Better Off Going To Couples Counseling Alone? In the 25 years that I’ve been working with couples I find it challenging to work with partners who are resistant and argumentative. They drain me of my own energy. I can imagine what they do to their partners. In the first session I can detect a resistant partner. They do more talking than listening and they tend to say “yes, but” after everything I say. They seldom let the other partner talk and sometimes it becomes a screaming match. I bring to their attention that both their perspectives are correct and not to turn discussions into power struggles.

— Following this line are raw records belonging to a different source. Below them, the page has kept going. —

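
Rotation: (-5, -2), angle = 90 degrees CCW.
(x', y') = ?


cos(90) = 0, sin(90) = 1
x' = -5*0 + 2*1 = 2
y' = -5*1 - 2*0 = -5

(2, -5)


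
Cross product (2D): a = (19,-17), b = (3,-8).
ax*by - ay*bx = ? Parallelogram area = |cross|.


cross = 19*(-8) + 17*3 = -152 + 51 = -101
Parallelogram area = |-101| = 101

cross = -101, parallelogram area = 101


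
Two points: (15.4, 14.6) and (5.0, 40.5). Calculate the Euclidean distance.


dx = 5.0 - 15.4 = -10.4
dy = 40.5 - 14.6 = 25.9
d = sqrt(108.16 + 670.81) = sqrt(778.97) = 27.9100

27.9100


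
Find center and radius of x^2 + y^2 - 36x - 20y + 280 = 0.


h = -D/2 = 36/2 = 18
k = -E/2 = 20/2 = 10
r^2 = h^2 + k^2 - F = 324 + 100 - 280 = 144
r = 12

Center (18, 10), radius = 12


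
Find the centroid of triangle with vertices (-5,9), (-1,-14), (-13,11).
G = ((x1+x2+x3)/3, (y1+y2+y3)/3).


Gx = (-5- 1- 13)/3 = -19/3 = -6.3333
Gy = (9- 14+11)/3 = 6/3 = 2.0000

G = (-6.3333, 2.0000)


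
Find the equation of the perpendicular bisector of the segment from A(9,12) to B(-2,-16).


Midpoint = (3.5, -2)
Slope of AB = dy/dx = -28/(-11) = 2.5455
Perp slope = -dx/dy = -11/28 = -0.3929
b = My - (perp slope)*Mx = -2 + (-11*3.5)/(-28) = -2 + 1.3750 = -0.6250

y = -0.3929x - 0.6250


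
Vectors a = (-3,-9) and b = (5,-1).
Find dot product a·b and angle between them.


a·b = -3*5 - 9*(-1) = -15 + 9 = -6
|a| = sqrt(9+81) = 9.4868
|b| = sqrt(25+1) = 5.0990
cos(theta) = -6/(sqrt(90)*sqrt(26)) = -6/sqrt(2340) = -0.124035
theta = arccos(-6/sqrt(2340)) = 97.1250 degrees

a·b = -6, theta = 97.1250 deg


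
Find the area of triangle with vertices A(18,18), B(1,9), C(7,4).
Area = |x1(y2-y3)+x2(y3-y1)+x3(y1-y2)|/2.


18*(9-4) = 90
1*(4-18) = -14
7*(18-9) = 63
sum = 139
Area = |139|/2 = 69.5000

69.5000 sq units


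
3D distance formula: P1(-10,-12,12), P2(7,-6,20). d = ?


dx=17, dy=6, dz=8
d = sqrt(289+36+64) = sqrt(389) = 19.7231

19.7231


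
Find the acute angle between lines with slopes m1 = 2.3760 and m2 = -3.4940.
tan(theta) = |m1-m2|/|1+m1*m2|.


m1-m2 = 5.87
1+m1*m2 = -7.301744
tan(theta) = |5.87/(-7.301744)| = 0.803918
theta = arctan(|5.87/(-7.301744)|) = 38.7964 degrees (acute angle)

38.7964 degrees


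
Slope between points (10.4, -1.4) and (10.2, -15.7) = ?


dy = -15.7 + 1.4 = -14.3
dx = 10.2 - 10.4 = -0.2
m = -14.3/(-0.2) = 71.5000

m = 71.5000


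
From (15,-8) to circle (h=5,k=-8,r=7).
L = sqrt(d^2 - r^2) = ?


d = sqrt((15-5)^2 + (-8+ 8)^2) = sqrt(100+0) = 10.0000
L = sqrt(100.0000 - 49) = sqrt(51.0000) = 7.1414

7.1414


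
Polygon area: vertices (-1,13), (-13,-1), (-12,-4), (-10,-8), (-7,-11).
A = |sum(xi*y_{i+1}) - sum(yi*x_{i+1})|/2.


sum(xi*y_{i+1}) = -1*(-1) - 13*(-4) - 12*(-8) - 10*(-11) - 7*13 = 168
sum(yi*x_{i+1}) = 13*(-13) - 1*(-12) - 4*(-10) - 8*(-7) - 11*(-1) = -50
Area = |168 + 50|/2 = 218/2 = 109.0000

109.0000 sq units


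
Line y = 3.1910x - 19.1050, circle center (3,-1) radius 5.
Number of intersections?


Substitute y = 3.1910x - 19.1050: (x-3)^2 + (3.1910x- 19.1050+ 1)^2 = 25
Expand to Ax^2 + Bx + C = 0, where b-k = -18.105
A = 1+m^2 = 11.182481
B = 2(m(b-k) - h) = 2(3.1910*(-18.105) - 3) = -121.54611
C = h^2 + (b-k)^2 - r^2 = 9 + 327.791025 - 25 = 311.791025
disc = B^2-4AC = 14773.4569 - 13946.3889 = 827.0680
disc > 0

2 intersection points


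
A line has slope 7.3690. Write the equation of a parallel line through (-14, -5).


Parallel lines have equal slopes.
m2 = 7.3690
b2 = -5 - 7.3690*(-14) = 98.1660

y = 7.3690x + 98.1660


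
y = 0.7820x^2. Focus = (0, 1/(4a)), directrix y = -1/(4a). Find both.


a = 0.7820
1/(4a) = 0.3197
Focus = (0, 0.3197)
Directrix: y = -0.3197

Focus = (0, 0.3197), Directrix: y = -0.3197


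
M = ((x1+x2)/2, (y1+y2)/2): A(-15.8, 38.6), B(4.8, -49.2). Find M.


Mx = (-15.8 + 4.8)/2 = -11.0/2 = -5.5000
My = (38.6 - 49.2)/2 = -10.6/2 = -5.3000

(-5.5000, -5.3000)


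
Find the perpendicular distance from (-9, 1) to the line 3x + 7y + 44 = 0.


|3*(-9) + 7*1 + 44| = |24| = 24
sqrt(9 + 49) = sqrt(58) = 7.6158
d = 24/sqrt(58) = 3.1514

3.1514


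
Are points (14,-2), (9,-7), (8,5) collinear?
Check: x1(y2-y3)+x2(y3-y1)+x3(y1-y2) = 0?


14*(-7-5) + 9*(5+ 2) + 8*(-2+ 7)
= -168 + 63 + 40 = -65

No, not collinear (determinant = -65)


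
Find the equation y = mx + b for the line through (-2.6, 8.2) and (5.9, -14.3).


m = (-22.5)/(8.5) = -2.6471
b = y1 - m*x1 = 8.2 - (-22.5*(-2.6))/(8.5) = 8.2 - 6.8824 = 1.3176

y = -2.6471x + 1.3176


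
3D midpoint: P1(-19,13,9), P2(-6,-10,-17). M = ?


Mx = (-19- 6)/2 = -12.5000
My = (13- 10)/2 = 1.5000
Mz = (9- 17)/2 = -4.0000

M = (-12.5000, 1.5000, -4.0000)


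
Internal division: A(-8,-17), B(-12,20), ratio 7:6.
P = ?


Px = (7*(-12) + 6*(-8))/13 = -132/13 = -10.1538
Py = (7*20 + 6*(-17))/13 = 38/13 = 2.9231

P = (-10.1538, 2.9231)


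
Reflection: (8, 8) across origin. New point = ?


Reflection rule for origin: (-x, -y)
(8, 8) -> (-8, -8)

(-8, -8)


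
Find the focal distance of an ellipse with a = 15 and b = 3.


c^2 = 15^2 - 3^2 = 225 - 9 = 216
c = sqrt(216) = 14.6969

c = 14.6969


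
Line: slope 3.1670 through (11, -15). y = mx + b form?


y + 15 = 3.1670(x - 11)
y = 3.1670x - 15 - 3.1670*11
y = 3.1670x - 49.8370

y = 3.1670x - 49.8370


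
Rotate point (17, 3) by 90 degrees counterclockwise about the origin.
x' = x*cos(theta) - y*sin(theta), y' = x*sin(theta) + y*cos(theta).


cos(90) = 0, sin(90) = 1
x' = 17*0 - 3*1 = -3
y' = 17*1 + 3*0 = 17

(-3, 17)


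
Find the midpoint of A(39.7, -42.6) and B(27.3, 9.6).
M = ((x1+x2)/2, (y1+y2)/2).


Mx = (39.7 + 27.3)/2 = 67.0/2 = 33.5000
My = (-42.6 + 9.6)/2 = -33.0/2 = -16.5000

(33.5000, -16.5000)


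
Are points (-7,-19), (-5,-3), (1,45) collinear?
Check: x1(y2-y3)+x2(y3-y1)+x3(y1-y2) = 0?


-7*(-3-45) - 5*(45+ 19) + 1*(-19+ 3)
= 336 - 320 - 16 = 0

Yes, collinear (determinant = 0)


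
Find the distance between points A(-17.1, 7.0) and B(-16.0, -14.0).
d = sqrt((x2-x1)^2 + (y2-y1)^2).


dx = -16.0 + 17.1 = 1.1
dy = -14.0 - 7.0 = -21.0
d = sqrt(1.21 + 441.0) = sqrt(442.21) = 21.0288

21.0288


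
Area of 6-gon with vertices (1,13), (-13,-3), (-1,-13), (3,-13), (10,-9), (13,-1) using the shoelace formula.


sum(xi*y_{i+1}) = 1*(-3) - 13*(-13) - 1*(-13) + 3*(-9) + 10*(-1) + 13*13 = 311
sum(yi*x_{i+1}) = 13*(-13) - 3*(-1) - 13*3 - 13*10 - 9*13 - 1*1 = -453
Area = |311 + 453|/2 = 764/2 = 382.0000

382.0000 sq units


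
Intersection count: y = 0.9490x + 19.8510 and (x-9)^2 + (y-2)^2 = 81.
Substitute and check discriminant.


Substitute y = 0.9490x + 19.8510: (x-9)^2 + (0.9490x+19.8510-2)^2 = 81
Expand to Ax^2 + Bx + C = 0, where b-k = 17.851
A = 1+m^2 = 1.900601
B = 2(m(b-k) - h) = 2(0.9490*17.851 - 9) = 15.881198
C = h^2 + (b-k)^2 - r^2 = 81 + 318.658201 - 81 = 318.658201
disc = B^2-4AC = 252.2124 - 2422.5684 = -2170.3560
disc < 0

0 intersection points


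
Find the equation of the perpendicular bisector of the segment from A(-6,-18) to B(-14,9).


Midpoint = (-10, -4.5)
Slope of AB = dy/dx = 27/(-8) = -3.3750
Perp slope = -dx/dy = 8/27 = 0.2963
b = My - (perp slope)*Mx = -4.5 + (-8*(-10))/27 = -4.5 + 2.9630 = -1.5370

y = 0.2963x - 1.5370


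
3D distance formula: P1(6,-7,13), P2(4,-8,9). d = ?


dx=-2, dy=-1, dz=-4
d = sqrt(4+1+16) = sqrt(21) = 4.5826

4.5826


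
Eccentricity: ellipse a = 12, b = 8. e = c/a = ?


c = sqrt(144-64) = sqrt(80) = 8.9443
e = c/a = sqrt(80)/12 = 0.7454

e = 0.7454


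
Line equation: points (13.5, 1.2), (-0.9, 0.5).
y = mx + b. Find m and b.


m = (-0.7)/(-14.4) = 0.0486
b = y1 - m*x1 = 1.2 - (-0.7*13.5)/(-14.4) = 1.2 - 0.6562 = 0.5438

y = 0.0486x + 0.5438


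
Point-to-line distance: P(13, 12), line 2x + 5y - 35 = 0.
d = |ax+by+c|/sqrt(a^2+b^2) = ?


|2*13 + 5*12 - 35| = |51| = 51
sqrt(4 + 25) = sqrt(29) = 5.3852
d = 51/sqrt(29) = 9.4705

9.4705


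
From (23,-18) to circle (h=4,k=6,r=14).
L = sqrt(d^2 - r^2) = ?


d = sqrt((23-4)^2 + (-18-6)^2) = sqrt(361+576) = 30.6105
L = sqrt(937.0000 - 196) = sqrt(741.0000) = 27.2213

27.2213


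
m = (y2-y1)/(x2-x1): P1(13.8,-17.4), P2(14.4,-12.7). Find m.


dy = -12.7 + 17.4 = 4.7
dx = 14.4 - 13.8 = 0.6
m = 4.7/0.6 = 7.8333

m = 7.8333


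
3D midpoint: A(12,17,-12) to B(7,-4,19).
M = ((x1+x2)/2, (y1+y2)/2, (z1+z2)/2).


Mx = (12+7)/2 = 9.5000
My = (17- 4)/2 = 6.5000
Mz = (-12+19)/2 = 3.5000

M = (9.5000, 6.5000, 3.5000)


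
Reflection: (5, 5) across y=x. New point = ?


Reflection rule for y=x: (y, x)
(5, 5) -> (5, 5)

(5, 5)


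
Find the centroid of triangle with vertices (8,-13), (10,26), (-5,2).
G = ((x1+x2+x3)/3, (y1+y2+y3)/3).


Gx = (8+10- 5)/3 = 13/3 = 4.3333
Gy = (-13+26+2)/3 = 15/3 = 5.0000

G = (4.3333, 5.0000)


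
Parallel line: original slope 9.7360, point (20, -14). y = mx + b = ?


Parallel lines have equal slopes.
m2 = 9.7360
b2 = -14 - 9.7360*20 = -208.7200

y = 9.7360x - 208.7200


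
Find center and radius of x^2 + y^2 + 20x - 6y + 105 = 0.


h = -D/2 = -20/2 = -10
k = -E/2 = 6/2 = 3
r^2 = h^2 + k^2 - F = 100 + 9 - 105 = 4
r = 2

Center (-10, 3), radius = 2


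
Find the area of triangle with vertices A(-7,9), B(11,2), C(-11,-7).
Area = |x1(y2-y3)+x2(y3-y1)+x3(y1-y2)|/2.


-7*(2+ 7) = -63
11*(-7-9) = -176
-11*(9-2) = -77
sum = -316
Area = |-316|/2 = 158.0000

158.0000 sq units


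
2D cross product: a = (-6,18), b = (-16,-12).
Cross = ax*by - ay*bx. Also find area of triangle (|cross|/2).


cross = -6*(-12) - 18*(-16) = 72 + 288 = 360
Triangle area = |360|/2 = 360/2 = 180.0000

cross = 360, triangle area = 180.0000


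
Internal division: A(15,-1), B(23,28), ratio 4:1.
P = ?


Px = (4*23 + 1*15)/5 = 107/5 = 21.4000
Py = (4*28 + 1*(-1))/5 = 111/5 = 22.2000

P = (21.4000, 22.2000)


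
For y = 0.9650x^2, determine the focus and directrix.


a = 0.9650
1/(4a) = 0.2591
Focus = (0, 0.2591)
Directrix: y = -0.2591

Focus = (0, 0.2591), Directrix: y = -0.2591


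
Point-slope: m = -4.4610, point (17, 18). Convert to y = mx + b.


y - 18 = -4.4610(x - 17)
y = -4.4610x + 18 + 4.4610*17
y = -4.4610x + 93.8370

y = -4.4610x + 93.8370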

unhappy couple in couples counseling
Couples counseling can be highly effective. Partners must be able to recognize and admit when their actions or expectations are unreasonable. It takes some insight to be able to do that. Bad signs that some aren’t able to do that is when they do a “rage quit” where they walk out of session yelling and sometimes crying because they can’t take constructive criticism. During the counseling process I assess whether that partner is capable or incapable of gaining insight. Some clients can’t or won’t adjust their behavior. If they won’t I find out why they won’t as they do have a choice. If they can’t I assess whether or not their is a psychological challenge (code for mental disorder) that prohibits understanding reality vs. “their reality.” If a mental illness does exist, prognosis is poor as people with mental disorders don’t see their shortcomings as irregular (ego syntonic) which means their reality is the only thing that registers to them as it’s part of their personality.
If this is the case, you’re better off going to counseling alone. The partner who continues through Marriage Counseling for One, can acquire the tools to help the relationship move forward. Implementing the newly acquired tools role models for the resistant partner what is appropriate and effective. Since individuals can only control themselves they can get the relief they need to cope when challenges exist. Couples Counseling for One does focus on the Relationship, not the Individual and adapt couples counseling techniques for use with one spouse only. Relational skills training is received by the one spouse and then teaches those skills to their partners behaviorally through day to day interaction.
Effective couples counselings requires both participants to reflect on his or her beliefs, behaviors, and impact on the other.